AI requires significantly more energy than other processes: according to the International Energy Agency (IEA), a single ChatGPT request consumes 2.9 watt-hours of power, compared to just 0.3 watt-hours for a typical Google search.
Generating images with AI requires even more energy than generating text: On average, generating an image consumes 60 times more energy than generating text, according to a study by researchers at Carnegie Mellon University and AI startup Hugging Face.
This leads to increased emissions: A study found that creating 1,000 images using the popular text-to-image generator Stable Diffusion XL produces the same amount of emissions as driving 4.1 miles in an average gasoline-powered car.
Despite Microsoft’s growing emissions, Smith argues that “the solution is not to slow down.”
“Fundamentally, I believe the answer is not to slow down the scale of AI, but to accelerate the work necessary to make it greener,” he said. “I categorically argue there is only one way to fail: to give up.”
Environmentalists aren’t convinced. Michael Ku, climate disinformation program director at Friends of the Earth, argued that tech companies are very focused on “AI good” and not enough on “AI bad.”
“Much of the discussion about AI in Silicon Valley is focused on how AI will save humanity. [OpenAI CEO] Sam Altman, DeepMind, [Elon] “Musk, they’re all talking about this,” Koo told The Hill.
“You can’t predict the future, but there are really negative consequences for the planet right now, today and tomorrow,” he added.
The rise of AI and slowing efficiency gains are causing data centres’ energy demands to grow rapidly: the IEA predicts that global electricity consumption by data centres will double between 2022 and 2026, to the equivalent of “at least the size of a country like Sweden and up to the size of a country like Germany”.
Goldman Sachs Research predicts that data center electricity demand will increase by 160% by 2030. The associated increase in carbon dioxide emissions could result in a societal cost of $125 billion to $140 billion.
This increased demand raises the question of whether that extra energy will come from carbon-free sources like wind and solar, or from “brown” sources like natural gas and coal, said Benjamin Lee, a professor of electrical and systems engineering and computer and information science at the University of Pennsylvania.
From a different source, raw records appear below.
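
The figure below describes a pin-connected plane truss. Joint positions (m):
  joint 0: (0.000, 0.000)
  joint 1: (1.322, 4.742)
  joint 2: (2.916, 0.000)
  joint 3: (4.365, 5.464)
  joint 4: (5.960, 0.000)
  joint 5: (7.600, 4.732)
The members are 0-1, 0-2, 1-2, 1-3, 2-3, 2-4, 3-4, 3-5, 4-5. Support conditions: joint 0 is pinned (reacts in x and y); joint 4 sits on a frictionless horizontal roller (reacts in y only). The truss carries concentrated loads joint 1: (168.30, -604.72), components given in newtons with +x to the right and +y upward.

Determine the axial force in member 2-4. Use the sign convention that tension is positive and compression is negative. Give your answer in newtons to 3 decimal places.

78.244

N=6 nodes, M=9 members, R=3 reactions → 2N=12, M+R=12
member 0 (0-1): L=4.9228, (cx,cy)=(0.2685,0.9633)
member 1 (0-2): L=2.9160, (cx,cy)=(1.0000,0.0000)
member 2 (1-2): L=5.0027, (cx,cy)=(0.3186,-0.9479)
member 3 (1-3): L=3.1275, (cx,cy)=(0.9730,0.2309)
member 4 (2-3): L=5.6529, (cx,cy)=(0.2563,0.9666)
member 5 (2-4): L=3.0440, (cx,cy)=(1.0000,0.0000)
member 6 (3-4): L=5.6920, (cx,cy)=(0.2802,-0.9599)
member 7 (3-5): L=3.3168, (cx,cy)=(0.9753,-0.2207)
member 8 (4-5): L=5.0081, (cx,cy)=(0.3275,0.9449)
solve A·x = −loads:
  F[0-1] = -349.5188 N (compression)
  F[0-2] = +262.1614 N (tension)
  F[1-2] = -322.6659 N (compression)
  F[1-3] = -163.7758 N (compression)
  F[2-3] = +316.4206 N (tension)
  F[2-4] = +78.2437 N (tension)
  F[3-4] = -279.2267 N (compression)
  F[3-5] = -0.0000 N (compression)
  F[4-5] = +0.0000 N (tension)
  Rx@0 = -168.3000 N
  Ry@0 = +336.6800 N
  Ry@4 = +268.0400 N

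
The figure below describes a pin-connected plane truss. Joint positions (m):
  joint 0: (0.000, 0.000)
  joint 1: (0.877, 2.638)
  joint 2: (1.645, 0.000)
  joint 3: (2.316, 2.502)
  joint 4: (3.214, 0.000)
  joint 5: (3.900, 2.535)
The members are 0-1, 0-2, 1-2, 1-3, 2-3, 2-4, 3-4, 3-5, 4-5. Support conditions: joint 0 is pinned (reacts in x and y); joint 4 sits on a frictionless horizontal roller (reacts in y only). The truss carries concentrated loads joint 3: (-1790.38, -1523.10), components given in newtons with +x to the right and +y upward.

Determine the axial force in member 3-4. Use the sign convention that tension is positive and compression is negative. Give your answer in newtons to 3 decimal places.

314.715

N=6 nodes, M=9 members, R=3 reactions → 2N=12, M+R=12
member 0 (0-1): L=2.7800, (cx,cy)=(0.3155,0.9489)
member 1 (0-2): L=1.6450, (cx,cy)=(1.0000,0.0000)
member 2 (1-2): L=2.7475, (cx,cy)=(0.2795,-0.9601)
member 3 (1-3): L=1.4454, (cx,cy)=(0.9956,-0.0941)
member 4 (2-3): L=2.5904, (cx,cy)=(0.2590,0.9659)
member 5 (2-4): L=1.5690, (cx,cy)=(1.0000,0.0000)
member 6 (3-4): L=2.6583, (cx,cy)=(0.3378,-0.9412)
member 7 (3-5): L=1.5843, (cx,cy)=(0.9998,0.0208)
member 8 (4-5): L=2.6262, (cx,cy)=(0.2612,0.9653)
solve A·x = −loads:
  F[0-1] = -1917.2169 N (compression)
  F[0-2] = -1185.5513 N (compression)
  F[1-2] = +2009.6764 N (tension)
  F[1-3] = -1171.7815 N (compression)
  F[2-3] = -1997.7535 N (compression)
  F[2-4] = -106.3149 N (compression)
  F[3-4] = +314.7149 N (tension)
  F[3-5] = -0.0000 N (tension)
  F[4-5] = -0.0000 N (tension)
  Rx@0 = +1790.3800 N
  Ry@0 = +1819.3138 N
  Ry@4 = -296.2138 N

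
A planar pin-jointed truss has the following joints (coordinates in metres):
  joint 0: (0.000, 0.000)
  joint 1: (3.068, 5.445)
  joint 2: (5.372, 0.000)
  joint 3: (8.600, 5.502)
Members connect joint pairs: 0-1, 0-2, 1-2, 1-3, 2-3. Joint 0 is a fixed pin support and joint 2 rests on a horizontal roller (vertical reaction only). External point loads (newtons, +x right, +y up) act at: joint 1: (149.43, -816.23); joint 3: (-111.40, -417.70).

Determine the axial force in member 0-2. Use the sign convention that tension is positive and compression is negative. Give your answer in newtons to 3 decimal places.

72.804

N=4 nodes, M=5 members, R=3 reactions → 2N=8, M+R=8
member 0 (0-1): L=6.2499, (cx,cy)=(0.4909,0.8712)
member 1 (0-2): L=5.3720, (cx,cy)=(1.0000,0.0000)
member 2 (1-2): L=5.9124, (cx,cy)=(0.3897,-0.9209)
member 3 (1-3): L=5.5323, (cx,cy)=(0.9999,0.0103)
member 4 (2-3): L=6.3790, (cx,cy)=(0.5060,0.8625)
solve A·x = −loads:
  F[0-1] = -70.8378 N (compression)
  F[0-2] = +72.8037 N (tension)
  F[1-2] = -817.7775 N (compression)
  F[1-3] = +134.4829 N (tension)
  F[2-3] = -485.8885 N (compression)
  Rx@0 = -38.0300 N
  Ry@0 = +61.7153 N
  Ry@2 = +1172.2147 N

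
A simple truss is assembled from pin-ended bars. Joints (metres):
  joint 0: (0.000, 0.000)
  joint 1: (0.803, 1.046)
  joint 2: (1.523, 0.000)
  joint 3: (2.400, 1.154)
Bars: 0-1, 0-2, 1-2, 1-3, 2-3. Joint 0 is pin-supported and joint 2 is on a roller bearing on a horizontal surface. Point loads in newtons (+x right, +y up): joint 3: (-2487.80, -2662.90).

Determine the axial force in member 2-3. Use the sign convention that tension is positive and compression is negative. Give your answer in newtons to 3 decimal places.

N=4 nodes, M=5 members, R=3 reactions → 2N=8, M+R=8
member 0 (0-1): L=1.3187, (cx,cy)=(0.6089,0.7932)
member 1 (0-2): L=1.5230, (cx,cy)=(1.0000,0.0000)
member 2 (1-2): L=1.2698, (cx,cy)=(0.5670,-0.8237)
member 3 (1-3): L=1.6006, (cx,cy)=(0.9977,0.0675)
member 4 (2-3): L=1.4494, (cx,cy)=(0.6051,0.7962)
solve A·x = −loads:
  F[0-1] = -443.3179 N (compression)
  F[0-2] = -2217.8456 N (compression)
  F[1-2] = +386.7351 N (tension)
  F[1-3] = -490.3493 N (compression)
  F[2-3] = -3303.0592 N (compression)
  Rx@0 = +2487.8000 N
  Ry@0 = +351.6467 N
  Ry@2 = +2311.2533 N

-3303.059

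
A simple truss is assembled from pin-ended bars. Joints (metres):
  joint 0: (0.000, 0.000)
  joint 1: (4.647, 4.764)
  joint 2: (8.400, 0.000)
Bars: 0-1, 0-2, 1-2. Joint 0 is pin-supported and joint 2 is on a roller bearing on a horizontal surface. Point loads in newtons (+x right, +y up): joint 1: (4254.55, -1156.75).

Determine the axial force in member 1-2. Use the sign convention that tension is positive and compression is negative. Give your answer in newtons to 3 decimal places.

-3886.390

N=3 nodes, M=3 members, R=3 reactions → 2N=6, M+R=6
member 0 (0-1): L=6.6551, (cx,cy)=(0.6983,0.7158)
member 1 (0-2): L=8.4000, (cx,cy)=(1.0000,0.0000)
member 2 (1-2): L=6.0647, (cx,cy)=(0.6188,-0.7855)
solve A·x = −loads:
  F[0-1] = +2648.7929 N (tension)
  F[0-2] = +2404.9989 N (tension)
  F[1-2] = -3886.3896 N (compression)
  Rx@0 = -4254.5500 N
  Ry@0 = -1896.1183 N
  Ry@2 = +3052.8683 N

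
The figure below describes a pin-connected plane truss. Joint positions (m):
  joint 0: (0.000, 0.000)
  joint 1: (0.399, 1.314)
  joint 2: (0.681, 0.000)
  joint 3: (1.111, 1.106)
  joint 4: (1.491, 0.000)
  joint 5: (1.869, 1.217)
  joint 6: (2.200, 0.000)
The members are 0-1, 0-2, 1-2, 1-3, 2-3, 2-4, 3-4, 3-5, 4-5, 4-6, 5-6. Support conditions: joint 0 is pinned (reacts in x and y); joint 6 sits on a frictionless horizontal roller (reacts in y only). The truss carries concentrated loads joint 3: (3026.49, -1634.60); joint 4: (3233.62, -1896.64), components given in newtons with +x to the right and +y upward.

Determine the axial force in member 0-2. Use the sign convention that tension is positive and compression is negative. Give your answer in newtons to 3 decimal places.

N=7 nodes, M=11 members, R=3 reactions → 2N=14, M+R=14
member 0 (0-1): L=1.3732, (cx,cy)=(0.2906,0.9569)
member 1 (0-2): L=0.6810, (cx,cy)=(1.0000,0.0000)
member 2 (1-2): L=1.3439, (cx,cy)=(0.2098,-0.9777)
member 3 (1-3): L=0.7418, (cx,cy)=(0.9599,-0.2804)
member 4 (2-3): L=1.1866, (cx,cy)=(0.3624,0.9320)
member 5 (2-4): L=0.8100, (cx,cy)=(1.0000,0.0000)
member 6 (3-4): L=1.1695, (cx,cy)=(0.3249,-0.9457)
member 7 (3-5): L=0.7661, (cx,cy)=(0.9894,0.1449)
member 8 (4-5): L=1.2744, (cx,cy)=(0.2966,0.9550)
member 9 (4-6): L=0.7090, (cx,cy)=(1.0000,0.0000)
member 10 (5-6): L=1.2612, (cx,cy)=(0.2624,-0.9649)
solve A·x = −loads:
  F[0-1] = +105.6966 N (tension)
  F[0-2] = +6229.3995 N (tension)
  F[1-2] = -120.1482 N (compression)
  F[1-3] = +58.2591 N (tension)
  F[2-3] = +126.0395 N (tension)
  F[2-4] = +6158.5161 N (tension)
  F[3-4] = -2178.6081 N (compression)
  F[3-5] = -2240.6316 N (compression)
  F[4-5] = +4143.5056 N (tension)
  F[4-6] = +987.9348 N (tension)
  F[5-6] = -3764.3294 N (compression)
  Rx@0 = -6260.1100 N
  Ry@0 = -101.1367 N
  Ry@6 = +3632.3767 N

6229.400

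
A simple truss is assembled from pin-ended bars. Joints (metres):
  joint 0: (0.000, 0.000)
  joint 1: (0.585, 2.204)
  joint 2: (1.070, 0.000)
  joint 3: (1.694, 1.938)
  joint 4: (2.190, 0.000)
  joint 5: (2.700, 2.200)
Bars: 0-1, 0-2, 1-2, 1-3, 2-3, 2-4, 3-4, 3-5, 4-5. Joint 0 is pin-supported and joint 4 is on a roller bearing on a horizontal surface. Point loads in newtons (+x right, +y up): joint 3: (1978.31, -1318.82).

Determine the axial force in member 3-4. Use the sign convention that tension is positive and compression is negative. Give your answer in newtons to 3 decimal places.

-2860.105

N=6 nodes, M=9 members, R=3 reactions → 2N=12, M+R=12
member 0 (0-1): L=2.2803, (cx,cy)=(0.2565,0.9665)
member 1 (0-2): L=1.0700, (cx,cy)=(1.0000,0.0000)
member 2 (1-2): L=2.2567, (cx,cy)=(0.2149,-0.9766)
member 3 (1-3): L=1.1405, (cx,cy)=(0.9724,-0.2332)
member 4 (2-3): L=2.0360, (cx,cy)=(0.3065,0.9519)
member 5 (2-4): L=1.1200, (cx,cy)=(1.0000,0.0000)
member 6 (3-4): L=2.0005, (cx,cy)=(0.2479,-0.9688)
member 7 (3-5): L=1.0396, (cx,cy)=(0.9677,0.2520)
member 8 (4-5): L=2.2583, (cx,cy)=(0.2258,0.9742)
solve A·x = −loads:
  F[0-1] = +1502.2535 N (tension)
  F[0-2] = +1592.9168 N (tension)
  F[1-2] = -1669.4849 N (compression)
  F[1-3] = +765.2939 N (tension)
  F[2-3] = +1712.9080 N (tension)
  F[2-4] = +709.1411 N (tension)
  F[3-4] = -2860.1046 N (compression)
  F[3-5] = -0.0000 N (compression)
  F[4-5] = +0.0000 N (tension)
  Rx@0 = -1978.3100 N
  Ry@0 = -1451.9772 N
  Ry@4 = +2770.7972 N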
Li noted that the situation is complicated by the fact that data center construction is currently outpacing renewable energy installations.
“If you look at how much renewable energy is being put onto the grid in any given year, data centers could consume it all and potentially even more,” he told The Hill. “So there’s a discrepancy in the growth rates that we’ve seen.”
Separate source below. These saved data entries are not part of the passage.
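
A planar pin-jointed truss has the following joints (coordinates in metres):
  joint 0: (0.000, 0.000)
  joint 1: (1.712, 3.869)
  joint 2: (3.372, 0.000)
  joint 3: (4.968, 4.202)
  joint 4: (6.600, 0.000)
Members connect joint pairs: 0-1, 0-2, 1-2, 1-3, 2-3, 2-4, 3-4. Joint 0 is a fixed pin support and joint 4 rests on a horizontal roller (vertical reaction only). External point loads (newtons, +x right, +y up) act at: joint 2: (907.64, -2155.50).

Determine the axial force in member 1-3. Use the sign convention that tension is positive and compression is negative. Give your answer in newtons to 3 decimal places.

-884.780

N=5 nodes, M=7 members, R=3 reactions → 2N=10, M+R=10
member 0 (0-1): L=4.2309, (cx,cy)=(0.4046,0.9145)
member 1 (0-2): L=3.3720, (cx,cy)=(1.0000,0.0000)
member 2 (1-2): L=4.2101, (cx,cy)=(0.3943,-0.9190)
member 3 (1-3): L=3.2730, (cx,cy)=(0.9948,0.1017)
member 4 (2-3): L=4.4949, (cx,cy)=(0.3551,0.9348)
member 5 (2-4): L=3.2280, (cx,cy)=(1.0000,0.0000)
member 6 (3-4): L=4.5078, (cx,cy)=(0.3620,-0.9322)
solve A·x = −loads:
  F[0-1] = -1152.8337 N (compression)
  F[0-2] = +1374.1303 N (tension)
  F[1-2] = +1049.2183 N (tension)
  F[1-3] = -884.7799 N (compression)
  F[2-3] = +1274.3188 N (tension)
  F[2-4] = +427.7163 N (tension)
  F[3-4] = -1181.4080 N (compression)
  Rx@0 = -907.6400 N
  Ry@0 = +1054.2355 N
  Ry@4 = +1101.2645 N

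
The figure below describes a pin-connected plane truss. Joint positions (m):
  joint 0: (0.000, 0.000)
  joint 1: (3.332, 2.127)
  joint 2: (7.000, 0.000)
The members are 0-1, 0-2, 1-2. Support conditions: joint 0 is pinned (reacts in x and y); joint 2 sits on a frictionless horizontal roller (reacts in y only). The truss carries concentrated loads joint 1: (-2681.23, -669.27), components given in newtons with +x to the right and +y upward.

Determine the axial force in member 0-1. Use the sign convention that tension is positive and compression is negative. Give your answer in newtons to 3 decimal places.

N=3 nodes, M=3 members, R=3 reactions → 2N=6, M+R=6
member 0 (0-1): L=3.9530, (cx,cy)=(0.8429,0.5381)
member 1 (0-2): L=7.0000, (cx,cy)=(1.0000,0.0000)
member 2 (1-2): L=4.2401, (cx,cy)=(0.8651,-0.5016)
solve A·x = −loads:
  F[0-1] = -2165.9053 N (compression)
  F[0-2] = -855.5879 N (compression)
  F[1-2] = +989.0318 N (tension)
  Rx@0 = +2681.2300 N
  Ry@0 = +1165.4084 N
  Ry@2 = -496.1384 N

-2165.905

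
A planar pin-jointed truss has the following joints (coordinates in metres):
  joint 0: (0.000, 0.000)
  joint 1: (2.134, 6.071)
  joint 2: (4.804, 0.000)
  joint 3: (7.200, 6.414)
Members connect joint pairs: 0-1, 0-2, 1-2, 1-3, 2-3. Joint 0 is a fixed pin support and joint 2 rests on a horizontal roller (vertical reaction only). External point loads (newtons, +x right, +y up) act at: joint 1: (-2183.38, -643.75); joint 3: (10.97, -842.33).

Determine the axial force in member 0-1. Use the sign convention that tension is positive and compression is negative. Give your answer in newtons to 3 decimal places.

-2843.131

N=4 nodes, M=5 members, R=3 reactions → 2N=8, M+R=8
member 0 (0-1): L=6.4351, (cx,cy)=(0.3316,0.9434)
member 1 (0-2): L=4.8040, (cx,cy)=(1.0000,0.0000)
member 2 (1-2): L=6.6322, (cx,cy)=(0.4026,-0.9154)
member 3 (1-3): L=5.0776, (cx,cy)=(0.9977,0.0676)
member 4 (2-3): L=6.8469, (cx,cy)=(0.3499,0.9368)
solve A·x = −loads:
  F[0-1] = -2843.1308 N (compression)
  F[0-2] = -1229.5800 N (compression)
  F[1-2] = +2251.6443 N (tension)
  F[1-3] = +334.8434 N (tension)
  F[2-3] = -923.3289 N (compression)
  Rx@0 = +2172.4100 N
  Ry@0 = +2682.2498 N
  Ry@2 = -1196.1698 N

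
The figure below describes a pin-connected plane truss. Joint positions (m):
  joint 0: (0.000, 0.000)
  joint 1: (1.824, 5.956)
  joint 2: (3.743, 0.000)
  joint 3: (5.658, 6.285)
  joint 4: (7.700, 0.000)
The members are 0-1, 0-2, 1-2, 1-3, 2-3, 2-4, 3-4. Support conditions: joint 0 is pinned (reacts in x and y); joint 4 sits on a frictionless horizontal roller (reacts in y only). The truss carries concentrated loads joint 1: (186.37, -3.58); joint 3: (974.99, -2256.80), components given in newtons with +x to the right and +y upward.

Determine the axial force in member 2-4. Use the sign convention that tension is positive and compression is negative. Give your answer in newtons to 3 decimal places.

844.460

N=5 nodes, M=7 members, R=3 reactions → 2N=10, M+R=10
member 0 (0-1): L=6.2290, (cx,cy)=(0.2928,0.9562)
member 1 (0-2): L=3.7430, (cx,cy)=(1.0000,0.0000)
member 2 (1-2): L=6.2575, (cx,cy)=(0.3067,-0.9518)
member 3 (1-3): L=3.8481, (cx,cy)=(0.9963,0.0855)
member 4 (2-3): L=6.5703, (cx,cy)=(0.2915,0.9566)
member 5 (2-4): L=3.9570, (cx,cy)=(1.0000,0.0000)
member 6 (3-4): L=6.6084, (cx,cy)=(0.3090,-0.9511)
solve A·x = −loads:
  F[0-1] = +354.2839 N (tension)
  F[0-2] = +1057.6178 N (tension)
  F[1-2] = -357.2373 N (compression)
  F[1-3] = +27.0255 N (tension)
  F[2-3] = +355.4573 N (tension)
  F[2-4] = +844.4603 N (tension)
  F[3-4] = -2732.8764 N (compression)
  Rx@0 = -1161.3600 N
  Ry@0 = -338.7546 N
  Ry@4 = +2599.1346 N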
Koo emphasized that the United States is currently “in the midst of a very intense build-out of renewable energy infrastructure.”
“Right now, there is no excess supply of renewable energy in the United States,” he said.
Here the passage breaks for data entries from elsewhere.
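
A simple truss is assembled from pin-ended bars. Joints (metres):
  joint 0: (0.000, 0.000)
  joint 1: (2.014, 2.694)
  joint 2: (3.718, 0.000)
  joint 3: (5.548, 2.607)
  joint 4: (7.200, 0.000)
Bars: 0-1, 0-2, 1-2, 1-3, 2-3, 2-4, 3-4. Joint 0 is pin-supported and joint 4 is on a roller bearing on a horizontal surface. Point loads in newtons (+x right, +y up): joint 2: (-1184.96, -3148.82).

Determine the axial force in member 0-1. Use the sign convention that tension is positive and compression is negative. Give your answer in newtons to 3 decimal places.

N=5 nodes, M=7 members, R=3 reactions → 2N=10, M+R=10
member 0 (0-1): L=3.3636, (cx,cy)=(0.5988,0.8009)
member 1 (0-2): L=3.7180, (cx,cy)=(1.0000,0.0000)
member 2 (1-2): L=3.1877, (cx,cy)=(0.5346,-0.8451)
member 3 (1-3): L=3.5351, (cx,cy)=(0.9997,-0.0246)
member 4 (2-3): L=3.1852, (cx,cy)=(0.5745,0.8185)
member 5 (2-4): L=3.4820, (cx,cy)=(1.0000,0.0000)
member 6 (3-4): L=3.0863, (cx,cy)=(0.5353,-0.8447)
solve A·x = −loads:
  F[0-1] = -1901.3032 N (compression)
  F[0-2] = -46.5309 N (compression)
  F[1-2] = +1864.0433 N (tension)
  F[1-3] = -2135.5178 N (compression)
  F[2-3] = +1922.4188 N (tension)
  F[2-4] = +1030.3713 N (tension)
  F[3-4] = -1924.9914 N (compression)
  Rx@0 = +1184.9600 N
  Ry@0 = +1522.8043 N
  Ry@4 = +1626.0157 N

-1901.303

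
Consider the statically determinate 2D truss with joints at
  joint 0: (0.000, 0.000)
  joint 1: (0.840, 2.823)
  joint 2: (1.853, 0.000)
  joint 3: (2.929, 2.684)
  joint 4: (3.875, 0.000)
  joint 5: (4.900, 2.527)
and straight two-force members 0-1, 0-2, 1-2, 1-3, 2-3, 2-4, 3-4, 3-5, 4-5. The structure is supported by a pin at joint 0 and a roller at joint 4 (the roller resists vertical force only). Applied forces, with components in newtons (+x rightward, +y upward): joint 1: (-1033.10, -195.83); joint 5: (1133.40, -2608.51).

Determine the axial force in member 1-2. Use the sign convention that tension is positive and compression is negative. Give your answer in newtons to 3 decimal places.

-868.599

N=6 nodes, M=9 members, R=3 reactions → 2N=12, M+R=12
member 0 (0-1): L=2.9453, (cx,cy)=(0.2852,0.9585)
member 1 (0-2): L=1.8530, (cx,cy)=(1.0000,0.0000)
member 2 (1-2): L=2.9992, (cx,cy)=(0.3378,-0.9412)
member 3 (1-3): L=2.0936, (cx,cy)=(0.9978,-0.0664)
member 4 (2-3): L=2.8916, (cx,cy)=(0.3721,0.9282)
member 5 (2-4): L=2.0220, (cx,cy)=(1.0000,0.0000)
member 6 (3-4): L=2.8458, (cx,cy)=(0.3324,-0.9431)
member 7 (3-5): L=1.9772, (cx,cy)=(0.9968,-0.0794)
member 8 (4-5): L=2.7270, (cx,cy)=(0.3759,0.9267)
solve A·x = −loads:
  F[0-1] = +545.7736 N (tension)
  F[0-2] = -55.3535 N (compression)
  F[1-2] = -868.5988 N (compression)
  F[1-3] = +1485.4011 N (tension)
  F[2-3] = +880.8065 N (tension)
  F[2-4] = -676.4771 N (compression)
  F[3-4] = -941.5791 N (compression)
  F[3-5] = +2129.5969 N (tension)
  F[4-5] = -2632.4495 N (compression)
  Rx@0 = -100.3000 N
  Ry@0 = -523.1069 N
  Ry@4 = +3327.4469 N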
As a result, power companies are increasingly turning to fossil fuels to meet growing energy demand.
“Utilities believe they can’t meet their targets, at least in the short term, without ramping up fossil fuel and coal-fired power plants,” former Energy Secretary Ernesto Moniz said at an energy conference in March.
The use of fossil fuels such as coal, oil and gas is a major cause of climate change. This warming is causing increased frequency and intensity of extreme weather events such as heatwaves, floods and droughts.
These extreme conditions are expected to get worse if the planet continues to warm, especially if it reaches critical “tipping points” that change systems in ways that are difficult to reverse, such as melting the Greenland ice sheet or Arctic permafrost.
A United Nations report released last year warned that global average surface temperatures have risen by 1.1 degrees Celsius (about 2 degrees Fahrenheit) overall and that the “window of opportunity is rapidly closing” to combat global warming.
“It couldn’t come at a worse time,” Koo said. “We’re at a point today, and most days, where all we have to do is look at the massive impacts of climate change in the United States.”
Rachel Frazin contributed to this report.